Monday, February 17, 2020

Chapter 24: Structural inequality

Read Time: 4.5 minutes

“‘Son, notice that man.’

“Dad was referring to the carpenter, who was within earshot. ‘That man takes orders from me. He works with his hands.’ I looked from my father to the carpenter. His name was Steve. I really liked Steve. Then Dad said, ‘I work with my mind.’”

Relaxed and reflective, knowing Jamal was safe, the Project Bella team was on its way back to Seattle and Overture. Dan took a moment, then continued with his story.

“Although I didn’t say anything at the time, I vividly remember feeling extremely uncomfortable. I was so uncomfortable I was holding my breath. Not knowing what would happen. Knowing something would. Steve had clearly heard every word Dad had said. They say impactful emotional experiences are what we remember. And I sure remember that one.

“Steve stood, and smiled at dad. He slipped the hammer he was holding into the leather loop on his belt, and walked off the job. Steve never came back.

“I was little at the time. Maybe seven or eight. It was a long time ago.

“Maybe I remember it so well because I was attached to Steve, and I miss him still. I loved hanging around when he was doing his work. And on his breaks, if I was lucky he’d light up, exhale a long column of smoke, lean back and tell a story from his ‘hobo’ days when he rode the rails, living by his wits and occasionally by his fists. I loved Steve through the stories. Stories that showed me a different way to be a man. Different from Dad’s way.”

Dan paused and took a breath before going on.

“I knew even then that Steve was a happy man, and that Dad was a sad man.


“Dad was a McKinsey man. Gone now. Died in his mid-60s. Was a serious drinker most of his life, although he hid it well. Dad’s clients were large companies, all of whom were looking for bigger profits. Considered a top analyst, which meant he knew where to find the money – and he ruined thousands of people’s lives eliminating jobs. Sometimes he eliminated entire departments; other times he’d find whole layers of lower managers to dismiss. Always, the formula included replacement labor at slave wages. Sometimes actual slaves were used.

“Now that I look back on it, I think his job made him mean. Mean to the core.”
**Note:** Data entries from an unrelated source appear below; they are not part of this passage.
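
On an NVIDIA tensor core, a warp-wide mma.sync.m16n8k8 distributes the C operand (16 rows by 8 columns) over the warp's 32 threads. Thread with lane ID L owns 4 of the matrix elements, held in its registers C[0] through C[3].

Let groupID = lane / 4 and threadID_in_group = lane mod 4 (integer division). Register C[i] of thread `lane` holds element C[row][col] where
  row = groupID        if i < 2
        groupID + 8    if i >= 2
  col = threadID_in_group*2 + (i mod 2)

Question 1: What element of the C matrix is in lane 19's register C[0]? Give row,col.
4,6

lane 19⇒19/4=4, 19 mod 4=3
i=0  r:4+0⇒4  c:2·3+0⇒6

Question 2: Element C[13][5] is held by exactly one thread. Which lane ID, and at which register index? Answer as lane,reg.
r=13→G=5,rhi=1  c=5→T=2,p=1
L=5*4+2=22  i=1*2+1=3

22,3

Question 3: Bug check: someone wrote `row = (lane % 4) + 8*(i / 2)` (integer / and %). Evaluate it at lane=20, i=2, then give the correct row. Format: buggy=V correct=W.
buggy=8 correct=13

`(lane % 4) + 8*(i / 2)`[20,2]->8
20: g=5,t=0
[2] (5+8,0*2+0) = (13,0)
row: 8 vs 13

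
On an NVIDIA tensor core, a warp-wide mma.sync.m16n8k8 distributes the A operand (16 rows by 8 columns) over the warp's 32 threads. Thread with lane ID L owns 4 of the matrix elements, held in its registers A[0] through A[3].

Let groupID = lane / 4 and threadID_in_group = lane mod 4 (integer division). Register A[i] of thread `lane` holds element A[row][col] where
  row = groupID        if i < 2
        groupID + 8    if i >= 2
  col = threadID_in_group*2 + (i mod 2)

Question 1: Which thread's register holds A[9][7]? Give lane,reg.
r:9=>grp=1,rB=1  c:7=>tig=3,lo=1
L=1*4+3=7  i=1*2+1=3

7,3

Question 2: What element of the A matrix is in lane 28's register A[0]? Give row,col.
7,0

lane 28->28/4=7, 28 mod 4=0
i=0  r:7+0->7  c:2·0+0->0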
Dan went on, the memory’s pain in his voice. “I think he was trying to toughen me for the meanness he saw in his everyday world. Trying to love me, but not knowing how.”
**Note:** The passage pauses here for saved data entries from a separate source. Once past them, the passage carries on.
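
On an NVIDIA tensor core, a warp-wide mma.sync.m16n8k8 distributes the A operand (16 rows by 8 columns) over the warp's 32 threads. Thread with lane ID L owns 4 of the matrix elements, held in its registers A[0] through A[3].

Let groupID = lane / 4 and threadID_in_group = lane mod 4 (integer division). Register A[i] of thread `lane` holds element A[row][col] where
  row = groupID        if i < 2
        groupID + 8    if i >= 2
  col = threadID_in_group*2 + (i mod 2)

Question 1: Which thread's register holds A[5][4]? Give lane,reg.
22,0

r=5→G=5,rhi=0  c=4→T=2,p=0
L=5*4+2=22  i=0*2+0=0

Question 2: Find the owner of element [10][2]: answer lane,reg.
9,2

r: 10->gid=2,r8=1  c: 2->tid=1,i&1=0
L=2*4+1=9  i=1*2+0=2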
All this to the little group on the ride back to Seattle. Brie, Jessica and Tommy listened intently. Brie noted the tears on Jessica’s cheeks. Dan didn’t usually open up like this; that was more Tommy’s thing. But the report on what had happened to Jamal added to the stress of the last few days, and it had gotten to them all. The good news was that Jamal was safely on his way to Uruguay. It would take him weeks to get there, with his transit carefully managed through freight carriers and various homeless groups.


Brie asked, “Dan, was your dad’s role at McKinsey always about ‘rightsizing’? I hate that word, but I’m so caught in the vernacular myself that I can’t get out of the jargon.”
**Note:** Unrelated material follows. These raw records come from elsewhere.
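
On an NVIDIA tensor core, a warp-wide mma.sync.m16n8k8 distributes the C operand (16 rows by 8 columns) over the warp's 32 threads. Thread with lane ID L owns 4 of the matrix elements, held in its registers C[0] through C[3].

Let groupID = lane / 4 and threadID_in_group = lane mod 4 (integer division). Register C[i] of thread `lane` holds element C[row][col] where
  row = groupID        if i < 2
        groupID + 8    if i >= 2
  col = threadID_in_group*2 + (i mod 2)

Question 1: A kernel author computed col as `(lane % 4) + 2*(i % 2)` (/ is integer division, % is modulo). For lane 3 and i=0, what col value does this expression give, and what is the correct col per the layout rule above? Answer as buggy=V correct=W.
buggy=3 correct=6

`(lane % 4) + 2*(i % 2)`[3,0]->3
lane 3->3/4=0, 3 mod 4=3
i=0  r:0+0->0  c:2·3+0->6
col: 3 vs 6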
“No, he started as a trainer right out of his MBA program. Mom said he was on fire with the idea of making the global economy more efficient and more inclusive.”

“That sure didn’t turn out well.” This from Tommy.

And then Jessica, who’d worked in consulting, said, “Dan, I remember when you told me you’d joined Overture because it was McKinsey’s opposite.”

“Well, the consequences of the rise of management consulting, and with it the single-minded pursuit of profits, destroyed the middle class. Dad got rich, but it destroyed him in the process.

“Perhaps when Dad started he didn’t know that economic inequality was the goal. Or that his work would contribute to the destruction of the middle-class life he and Mom dreamed of having.”


“Well,” Brie interjected, “now we can see the damage. The shift from permanent to precarious jobs continued for years with McKinsey and their competitors. Using AI and algorithmic processing to automate all levels of the corporate world from the ‘C’ suite down, enriching shareholders and those at the top.”

Tommy, who had been listening intently, joined in with, “These fat, rich bastards turned our country and western Europe into a caste society. Baby Bella is testimony to the truly evil world we live in.

“We have to break the stranglehold elites have on economics and politics, and re-empower everyone else. They’ve built in structural inequalities…”

Brie interjected, “Shit, Tommy, structural inequalities have been fundamental to keeping us down since we left Africa. Welcome to the club, white boy.”

Tommy reddened. “Sorry, Brie, I do know better. Sorry…”

A pause

The train slowed. They were somewhere in the middle of Montana.

“Didn’t we book a nonstop?” Dan stood. “Uh oh; there’s a bunch of Homelanders in full combat gear up ahead.”

“Should we do something?” Jessica looked around. The other passengers were oblivious.

Back from Dan: “I know what Steve would do. He’d head to the front of the train. Jump off and run for those buildings.”

“Actually, let’s split up. Tommy, you and Jessica head to the front. Dan and I will head back. Leave your stuff, and go one at a time. Tommy, go now!”